Aceh Utara – Salah satu mahasiswa Aceh yang berdomisili di Aceh Utara, Zubaili angkat suara Jelang 15 tahun peringatan perdamaian Aceh RI-GAM melalui Memorandum of Understanding (MoU) Helsinki pada 15 Agustus 2005, yang dinilqi masih banyak yang belum dituntaskan.
Hali itu disampaikan Zubaili, Kamis 6 Agustus 2020.
“Juru runding jangan Jadi duri bagi Aceh.”
Menurutnya, masih banyak butir-butir dan hak-hak serta kewenangan Aceh yang dinilai perlu segera adanya evaluasi secara kontruktif.
“Terutama soal sejauhmana progres implimentasi butir-butir MoU Helsinki dan UU Nomor 11 tahun 2006 tentang Pemerintah Aceh,” katanya.
“Kepada pihak pemerintah RI-GAM yang berdamai, terkhususnya kepada juru runding kedua belah pihak harus bertanggung jawab kepada Aceh.
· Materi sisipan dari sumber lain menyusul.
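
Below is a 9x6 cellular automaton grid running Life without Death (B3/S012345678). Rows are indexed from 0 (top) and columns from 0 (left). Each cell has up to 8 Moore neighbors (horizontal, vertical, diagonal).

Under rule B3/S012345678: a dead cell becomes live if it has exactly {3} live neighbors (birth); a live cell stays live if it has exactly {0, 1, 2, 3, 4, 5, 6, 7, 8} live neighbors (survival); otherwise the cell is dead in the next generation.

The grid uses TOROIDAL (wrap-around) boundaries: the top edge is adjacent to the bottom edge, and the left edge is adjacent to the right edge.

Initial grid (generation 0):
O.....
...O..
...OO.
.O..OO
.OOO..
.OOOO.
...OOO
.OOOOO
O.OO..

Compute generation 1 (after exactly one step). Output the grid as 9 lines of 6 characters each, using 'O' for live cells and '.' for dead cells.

Simulating step by step:
Generation 0 (given above): 25 live cells
Generation 1: 35 live cells
(generation 1 grid is the final answer)

Answer: OOOO..
...OO.
..OOOO
OO..OO
.OOO.O
OOOOOO
...OOO
.OOOOO
O.OO..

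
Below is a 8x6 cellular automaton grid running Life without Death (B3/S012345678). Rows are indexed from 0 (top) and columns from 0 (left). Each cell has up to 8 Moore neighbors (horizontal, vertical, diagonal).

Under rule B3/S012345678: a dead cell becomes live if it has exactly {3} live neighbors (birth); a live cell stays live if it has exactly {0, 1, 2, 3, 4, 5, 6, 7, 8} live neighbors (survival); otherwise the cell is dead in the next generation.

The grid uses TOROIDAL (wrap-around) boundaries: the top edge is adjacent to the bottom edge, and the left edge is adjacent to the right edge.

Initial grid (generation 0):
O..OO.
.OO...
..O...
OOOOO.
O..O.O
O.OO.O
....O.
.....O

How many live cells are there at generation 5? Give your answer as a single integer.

Simulating step by step:
Generation 0 (given above): 20 live cells
Generation 1: 28 live cells
OOOOOO
.OO...
O.O...
OOOOO.
O..O.O
OOOO.O
O..OO.
...O.O
Generation 2: 30 live cells
OOOOOO
.OO.O.
O.O..O
OOOOO.
O..O.O
OOOO.O
O..OO.
...O.O
Generation 3: 30 live cells
OOOOOO
.OO.O.
O.O..O
OOOOO.
O..O.O
OOOO.O
O..OO.
...O.O
Generation 4: 30 live cells
OOOOOO
.OO.O.
O.O..O
OOOOO.
O..O.O
OOOO.O
O..OO.
...O.O
Generation 5: 30 live cells
OOOOOO
.OO.O.
O.O..O
OOOOO.
O..O.O
OOOO.O
O..OO.
...O.O
Population at generation 5: 30

Answer: 30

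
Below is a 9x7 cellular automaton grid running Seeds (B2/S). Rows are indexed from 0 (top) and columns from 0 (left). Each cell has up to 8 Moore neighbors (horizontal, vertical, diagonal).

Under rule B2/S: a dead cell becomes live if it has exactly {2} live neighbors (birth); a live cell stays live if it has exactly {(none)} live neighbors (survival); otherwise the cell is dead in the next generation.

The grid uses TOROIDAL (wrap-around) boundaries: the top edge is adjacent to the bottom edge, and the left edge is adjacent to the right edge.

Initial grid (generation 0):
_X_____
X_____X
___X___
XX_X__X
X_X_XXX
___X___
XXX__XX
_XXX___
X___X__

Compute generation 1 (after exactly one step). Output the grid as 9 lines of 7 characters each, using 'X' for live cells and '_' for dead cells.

Answer: _____X_
_XX____
____XX_
_______
_______
_______
_______
_______
_______

Derivation:
Simulating step by step:
Generation 0 (given above): 24 live cells
Generation 1: 5 live cells
(generation 1 grid is the final answer)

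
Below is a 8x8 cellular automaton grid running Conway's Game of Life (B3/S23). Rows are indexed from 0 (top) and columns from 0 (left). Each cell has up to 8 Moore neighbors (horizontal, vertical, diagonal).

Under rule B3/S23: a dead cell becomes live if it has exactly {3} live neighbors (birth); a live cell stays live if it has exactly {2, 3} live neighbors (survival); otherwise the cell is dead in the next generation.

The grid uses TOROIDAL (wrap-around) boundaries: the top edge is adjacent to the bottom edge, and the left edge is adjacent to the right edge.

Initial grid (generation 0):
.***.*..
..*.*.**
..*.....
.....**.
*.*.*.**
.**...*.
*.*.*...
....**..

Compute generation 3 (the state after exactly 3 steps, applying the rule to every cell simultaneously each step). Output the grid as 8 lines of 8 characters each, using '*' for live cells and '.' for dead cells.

Answer: .*....*.
..*...**
........
.*......
.*.***..
..*.....
.*.**...
..**.*..

Derivation:
Simulating step by step:
Generation 0 (given above): 24 live cells
Generation 1: 19 live cells
.**.....
....***.
...*...*
.*.*.**.
*.**....
..*...*.
..*.*...
.....*..
Generation 2: 26 live cells
....*.*.
..*****.
..**...*
**.*..**
...*****
..*.....
...*.*..
.***....
Generation 3: 17 live cells
(generation 3 grid is the final answer)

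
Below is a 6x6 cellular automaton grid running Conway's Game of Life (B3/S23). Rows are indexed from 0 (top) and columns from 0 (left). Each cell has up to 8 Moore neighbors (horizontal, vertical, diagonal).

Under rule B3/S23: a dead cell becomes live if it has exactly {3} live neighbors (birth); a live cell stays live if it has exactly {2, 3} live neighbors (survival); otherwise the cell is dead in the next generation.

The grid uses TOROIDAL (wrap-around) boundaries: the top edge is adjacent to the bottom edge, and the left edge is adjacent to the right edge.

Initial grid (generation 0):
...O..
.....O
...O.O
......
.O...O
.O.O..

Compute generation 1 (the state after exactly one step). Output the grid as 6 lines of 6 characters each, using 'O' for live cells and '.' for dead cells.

Answer: ..O.O.
......
....O.
O...O.
O.O...
O...O.

Derivation:
Simulating step by step:
Generation 0 (given above): 8 live cells
Generation 1: 9 live cells
(generation 1 grid is the final answer)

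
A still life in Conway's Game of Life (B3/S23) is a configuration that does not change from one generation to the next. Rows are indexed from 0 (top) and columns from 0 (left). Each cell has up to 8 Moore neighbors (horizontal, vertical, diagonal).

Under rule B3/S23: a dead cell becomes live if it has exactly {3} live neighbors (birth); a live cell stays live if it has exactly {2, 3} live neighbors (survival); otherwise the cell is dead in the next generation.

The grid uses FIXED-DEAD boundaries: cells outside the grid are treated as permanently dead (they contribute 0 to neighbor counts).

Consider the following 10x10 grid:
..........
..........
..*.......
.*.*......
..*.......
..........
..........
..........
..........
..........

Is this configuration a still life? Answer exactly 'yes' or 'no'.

Compute generation 1 and compare to generation 0 (given above):
Generation 1:
..........
..........
..*.......
.*.*......
..*.......
..........
..........
..........
..........
..........
The grids are IDENTICAL -> still life.

Answer: yes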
Jangan menjadi pengkhianat atas darah syuhada yang tulus perjuangan untuk Aceh. Jangan menunjukkan sikap saling menyalahkan. Bersatulah dan selesaikan apa yang menjadi kewajiban Aceh,” kata Zubaili lagi.
“15 tahun itu bukanlah masa yang singkat. Namun proses implimentasi MoU Helsinki dan UUPA sangat lamban tidak seperti yang diharapkan. Hal ini menjadi tanda tanya kita semua, lambatnya pertumbuhan ekonomi, pembangunan infrastruktur dan kewenangan Aceh yang belum tuntas. Apakah pemerintah pusat tidak serius dan komit menunaikan janji-janji dalam kesepakatan MoU yang telah ditandanganinya atau Pemerintah Aceh sendiri yang lalai dan tidak mampu meng eksekusi kewenangan yang telah ada.”
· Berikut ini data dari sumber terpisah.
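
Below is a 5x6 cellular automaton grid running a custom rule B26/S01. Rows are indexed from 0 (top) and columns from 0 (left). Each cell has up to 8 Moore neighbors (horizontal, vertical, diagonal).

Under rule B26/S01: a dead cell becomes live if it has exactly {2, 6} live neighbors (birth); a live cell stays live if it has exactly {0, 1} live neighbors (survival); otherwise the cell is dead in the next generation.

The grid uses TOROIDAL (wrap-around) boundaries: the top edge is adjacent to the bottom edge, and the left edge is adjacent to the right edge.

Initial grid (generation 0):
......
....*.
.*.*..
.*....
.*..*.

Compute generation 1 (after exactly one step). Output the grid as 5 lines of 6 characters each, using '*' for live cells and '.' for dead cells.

Simulating step by step:
Generation 0 (given above): 6 live cells
Generation 1: 16 live cells
(generation 1 grid is the final answer)

Answer: ...***
..***.
**.**.
...**.
***.*.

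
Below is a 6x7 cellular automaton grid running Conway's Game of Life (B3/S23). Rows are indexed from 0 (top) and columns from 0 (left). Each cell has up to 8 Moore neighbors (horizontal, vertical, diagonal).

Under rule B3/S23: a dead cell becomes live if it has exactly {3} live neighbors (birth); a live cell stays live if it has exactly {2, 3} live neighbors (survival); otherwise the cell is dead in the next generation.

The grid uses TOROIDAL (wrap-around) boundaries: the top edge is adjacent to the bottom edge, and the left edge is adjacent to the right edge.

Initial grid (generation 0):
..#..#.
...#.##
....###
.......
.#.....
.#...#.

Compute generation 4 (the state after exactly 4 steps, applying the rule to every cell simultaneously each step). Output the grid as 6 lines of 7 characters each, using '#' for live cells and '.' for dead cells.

Simulating step by step:
Generation 0 (given above): 11 live cells
Generation 1: 8 live cells
..#..#.
...#...
....#.#
.....#.
.......
.##....
Generation 2: 11 live cells
.###...
...###.
....##.
.....#.
.......
.##....
Generation 3: 8 live cells
.#.....
.....#.
...#..#
....##.
.......
.#.#...
Generation 4: 6 live cells
(generation 4 grid is the final answer)

Answer: ..#....
.......
......#
....##.
....#..
..#....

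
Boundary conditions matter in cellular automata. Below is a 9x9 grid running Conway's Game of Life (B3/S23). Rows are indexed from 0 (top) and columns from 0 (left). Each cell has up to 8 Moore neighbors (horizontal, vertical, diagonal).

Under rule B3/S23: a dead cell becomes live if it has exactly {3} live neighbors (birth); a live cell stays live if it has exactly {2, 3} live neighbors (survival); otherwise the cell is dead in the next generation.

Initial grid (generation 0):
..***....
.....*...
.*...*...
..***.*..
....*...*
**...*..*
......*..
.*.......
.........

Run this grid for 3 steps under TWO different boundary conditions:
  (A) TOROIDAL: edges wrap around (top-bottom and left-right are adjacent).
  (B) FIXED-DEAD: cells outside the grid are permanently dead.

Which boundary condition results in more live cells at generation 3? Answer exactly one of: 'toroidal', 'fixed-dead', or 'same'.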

Sedangkan kepada Pemerintah Aceh, katanya, baik eksekutif dan legislatif kalian itu diberi amanat oleh Aceh untuk menyelesaikan kewajiban Aceh.
“Sudah seharusnya egois kalian itu dikesampingkan. Jangan berlagak seperti tidak terjadi apa-apa di Aceh. Apakah kalian rela dengan kejadian dimasa konflik? Ada sodara kita yang diperkosa, harta dirampas, meninggal dengan tidak berkepala dan lain sebagainya.”
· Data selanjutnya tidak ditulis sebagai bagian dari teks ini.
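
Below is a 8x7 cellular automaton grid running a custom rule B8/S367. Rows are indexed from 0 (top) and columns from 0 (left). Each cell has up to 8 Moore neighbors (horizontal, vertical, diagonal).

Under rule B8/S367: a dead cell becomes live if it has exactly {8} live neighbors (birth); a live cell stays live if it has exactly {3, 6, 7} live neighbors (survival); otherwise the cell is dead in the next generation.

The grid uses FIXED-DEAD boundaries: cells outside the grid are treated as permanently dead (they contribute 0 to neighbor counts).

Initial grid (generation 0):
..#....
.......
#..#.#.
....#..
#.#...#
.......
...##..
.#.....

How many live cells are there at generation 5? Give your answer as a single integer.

Answer: 0

Derivation:
Simulating step by step:
Generation 0 (given above): 11 live cells
Generation 1: 0 live cells
.......
.......
.......
.......
.......
.......
.......
.......
Generation 2: 0 live cells
.......
.......
.......
.......
.......
.......
.......
.......
Generation 3: 0 live cells
.......
.......
.......
.......
.......
.......
.......
.......
Generation 4: 0 live cells
.......
.......
.......
.......
.......
.......
.......
.......
Generation 5: 0 live cells
.......
.......
.......
.......
.......
.......
.......
.......
Population at generation 5: 0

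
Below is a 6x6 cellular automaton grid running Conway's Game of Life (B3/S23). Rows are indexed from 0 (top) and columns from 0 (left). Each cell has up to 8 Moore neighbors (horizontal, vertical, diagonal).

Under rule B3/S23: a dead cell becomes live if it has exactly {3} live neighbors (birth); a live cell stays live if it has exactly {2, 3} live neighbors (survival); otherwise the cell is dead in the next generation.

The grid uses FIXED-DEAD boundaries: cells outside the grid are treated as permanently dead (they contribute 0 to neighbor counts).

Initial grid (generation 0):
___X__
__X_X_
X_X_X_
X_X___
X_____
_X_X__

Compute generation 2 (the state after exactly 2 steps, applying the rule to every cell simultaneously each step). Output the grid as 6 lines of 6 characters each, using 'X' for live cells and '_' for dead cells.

Simulating step by step:
Generation 0 (given above): 11 live cells
Generation 1: 9 live cells
___X__
_XX_X_
__X___
X__X__
X_X___
______
Generation 2: 8 live cells
(generation 2 grid is the final answer)

Answer: __XX__
_XX___
__X___
__XX__
_X____
______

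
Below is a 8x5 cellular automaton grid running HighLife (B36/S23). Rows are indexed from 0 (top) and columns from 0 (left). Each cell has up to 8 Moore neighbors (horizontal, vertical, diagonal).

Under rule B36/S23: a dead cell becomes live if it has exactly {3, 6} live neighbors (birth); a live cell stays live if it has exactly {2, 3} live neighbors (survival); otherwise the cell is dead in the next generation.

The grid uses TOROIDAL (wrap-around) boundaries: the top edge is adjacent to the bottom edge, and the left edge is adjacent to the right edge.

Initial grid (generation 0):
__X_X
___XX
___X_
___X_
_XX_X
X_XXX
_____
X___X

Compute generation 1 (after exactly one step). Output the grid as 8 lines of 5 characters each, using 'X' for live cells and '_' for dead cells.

Simulating step by step:
Generation 0 (given above): 15 live cells
Generation 1: 15 live cells
(generation 1 grid is the final answer)

Answer: _____
__X_X
__XX_
___XX
_X_X_
X_X_X
_X___
X__XX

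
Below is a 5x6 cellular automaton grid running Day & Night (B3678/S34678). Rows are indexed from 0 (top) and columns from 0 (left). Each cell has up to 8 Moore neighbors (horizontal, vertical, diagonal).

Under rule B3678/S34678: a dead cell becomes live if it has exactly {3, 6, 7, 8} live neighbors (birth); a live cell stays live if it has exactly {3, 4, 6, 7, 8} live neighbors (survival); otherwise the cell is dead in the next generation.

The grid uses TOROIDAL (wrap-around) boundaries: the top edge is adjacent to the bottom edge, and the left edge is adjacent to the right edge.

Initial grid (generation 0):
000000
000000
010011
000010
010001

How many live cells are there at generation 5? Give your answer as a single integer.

Answer: 0

Derivation:
Simulating step by step:
Generation 0 (given above): 6 live cells
Generation 1: 1 live cells
000000
000000
000000
000010
000000
Generation 2: 0 live cells
000000
000000
000000
000000
000000
Generation 3: 0 live cells
000000
000000
000000
000000
000000
Generation 4: 0 live cells
000000
000000
000000
000000
000000
Generation 5: 0 live cells
000000
000000
000000
000000
000000
Population at generation 5: 0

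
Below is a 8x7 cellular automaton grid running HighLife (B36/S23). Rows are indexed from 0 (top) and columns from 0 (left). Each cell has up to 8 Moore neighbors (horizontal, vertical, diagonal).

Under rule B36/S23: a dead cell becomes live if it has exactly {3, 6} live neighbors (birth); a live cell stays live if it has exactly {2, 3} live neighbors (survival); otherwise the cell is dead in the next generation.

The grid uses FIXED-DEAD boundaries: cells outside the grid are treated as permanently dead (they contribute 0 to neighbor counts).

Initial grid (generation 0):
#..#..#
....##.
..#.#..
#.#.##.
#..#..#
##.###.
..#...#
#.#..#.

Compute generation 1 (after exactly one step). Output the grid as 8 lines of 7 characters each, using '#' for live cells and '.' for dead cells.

Answer: ....##.
....##.
.#.....
..#.##.
#...#.#
##.####
#.#...#
.#.....

Derivation:
Simulating step by step:
Generation 0 (given above): 24 live cells
Generation 1: 21 live cells
(generation 1 grid is the final answer)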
“Pemerintah Aceh dan DPRA harus ada terobosan dan persepsi yang sama untuk mencari solusi memikirkan nasib MoU ke depan, agar kepercayaan publik tidak hilang baik kepada Pemerintah Pusat dan Pemerintah Aceh. Bukan hanya pada persoalan kewenangan Aceh tapi juga menyangkut tingkat kesejahteraan masyarakat, korban konflik dan mantan kombatan GAM,” lanjutnya lagi.
“Kami berharap perlu adanya langkah kongkrit semua stakeholder di Aceh baik di jajaran KPA, maupun partai politik lokal dan nasional guna tercapainya keadilan bagi Aceh,” katanya. []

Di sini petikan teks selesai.